The idea for the staging of "When the Sun Comes Down" came from "the idea that when you're in love and all the gravity can go away." To achieve it, Chu looked back to the techniques used in Astaire's memorable routine. "What we learned from Fred Astaire is that you have to show the audience that you're doing the trick. You can't cut away, especially nowadays," Chu explained.
The filmmakers built a huge contraption — the side of an apartment building that would move — on which Grace and Hawkins would sing and dance and effortlessly move in and out of gravity. "They can walk on the side and then also slide all the way down the wall, and I did a magic movie before, so I also know that audience needs to see you doing it to prove it."
West Side Story
With its upcoming Steven Spielberg-Tony Kushner remake coming out at the end of the year, this classic urban musical will be getting quite a bit of attention this year. And though not acknowledged by Chu, there are moments, especially in an impromptu dance number in an alley, that recall the "Dance at the Gym" number in which the rival gangs square off. No such rivalry here, but it is the reference, intentional or not, is here. As does the idea of escaping the neighborhood to a better place, which is the subtext of both stories and is expressed in "West Side Story" with "Somewhere."
Bye Bye Birdie
At the onset of "96,000," Usvani, Benny, and their besties sing about what they would do with the lottery winnings. And as they walk, they accent their words with clever animation — doodles-of-sorts. The last time anyone doodled on screen in a musical number was when Dick Van Dyke did so to cheer up Janet Leigh in the 1962 film version of this surprise 1960 Broadway hit. It, like "In The Heights," marked the Broadway debut of new songwriting talent — the team of Charles Strouse and Lee Adams; and, like "In The Heights," "Bye Bye Birdie" won a Best Musical Tony.

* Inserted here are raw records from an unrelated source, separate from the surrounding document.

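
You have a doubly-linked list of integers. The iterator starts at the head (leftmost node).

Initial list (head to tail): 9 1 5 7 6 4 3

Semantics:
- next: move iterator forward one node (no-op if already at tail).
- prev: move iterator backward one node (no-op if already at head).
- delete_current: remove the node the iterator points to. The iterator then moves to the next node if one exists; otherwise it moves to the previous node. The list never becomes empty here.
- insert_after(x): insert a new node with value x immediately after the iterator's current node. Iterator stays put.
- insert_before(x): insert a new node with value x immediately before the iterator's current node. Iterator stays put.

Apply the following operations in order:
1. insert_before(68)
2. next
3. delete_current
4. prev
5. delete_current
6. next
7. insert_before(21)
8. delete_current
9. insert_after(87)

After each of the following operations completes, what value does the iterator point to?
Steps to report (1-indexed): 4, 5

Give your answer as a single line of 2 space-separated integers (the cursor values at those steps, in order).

After 1 (insert_before(68)): list=[68, 9, 1, 5, 7, 6, 4, 3] cursor@9
After 2 (next): list=[68, 9, 1, 5, 7, 6, 4, 3] cursor@1
After 3 (delete_current): list=[68, 9, 5, 7, 6, 4, 3] cursor@5
After 4 (prev): list=[68, 9, 5, 7, 6, 4, 3] cursor@9
After 5 (delete_current): list=[68, 5, 7, 6, 4, 3] cursor@5
After 6 (next): list=[68, 5, 7, 6, 4, 3] cursor@7
After 7 (insert_before(21)): list=[68, 5, 21, 7, 6, 4, 3] cursor@7
After 8 (delete_current): list=[68, 5, 21, 6, 4, 3] cursor@6
After 9 (insert_after(87)): list=[68, 5, 21, 6, 87, 4, 3] cursor@6

Answer: 9 5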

"New York, New York" (or any musical with a dream ballet)
The dream ballet has been a musical theater staple since "Oklahoma!" At MGM during the heyday of the film musical, this elongated, stylized number became the highpoint of such musicals as "An American in Paris" and "The Band Wagon," both directed by Vincente Minnelli. Then, in the late 1970s, Martin Scorsese teamed with Liza Minnelli, Vincente's daughter with Judy Garland, for his dark homage to the MGM musical, "New York, New York," which culminated with a lengthy dream sequence, called "Happy Endings," in which the story of the film was refracted in a spectacular musical montage.

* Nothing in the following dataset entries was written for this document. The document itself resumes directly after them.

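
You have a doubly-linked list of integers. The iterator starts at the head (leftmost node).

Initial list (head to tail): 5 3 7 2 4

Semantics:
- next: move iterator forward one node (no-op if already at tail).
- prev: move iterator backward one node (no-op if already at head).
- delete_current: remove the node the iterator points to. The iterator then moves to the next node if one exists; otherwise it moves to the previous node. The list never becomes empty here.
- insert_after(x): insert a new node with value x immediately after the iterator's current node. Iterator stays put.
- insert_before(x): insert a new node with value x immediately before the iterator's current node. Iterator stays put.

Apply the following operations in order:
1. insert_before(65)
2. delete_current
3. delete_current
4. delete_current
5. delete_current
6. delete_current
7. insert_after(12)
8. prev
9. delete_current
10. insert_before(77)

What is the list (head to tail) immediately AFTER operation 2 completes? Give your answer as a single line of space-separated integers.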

In "In The Heights," that dream ballet moment is found in a song — the powerful "Paciencia y Fe" in which the film's matriarch, Abuela Claudia (played by Cuban-American actress Olga Merediz), sings of her family's emigration from La Vibora—"the Washington Heights of Havana"—to the hard life in New York where the only employment for women was as domestics. Chu stages her journey in a dream-like fashion on a New York subway in which Cuban immigrants blend with everyday subway riders. Chu explained to TCM that he came up with the idea of Claudia, whom he described as "the motherly figure of a block," would "dance about coming to America through the subways of New York City through the history of the subway system." He saw it as "almost like an art installation right into the streets of Washington Heights, not cutting to somewhere else."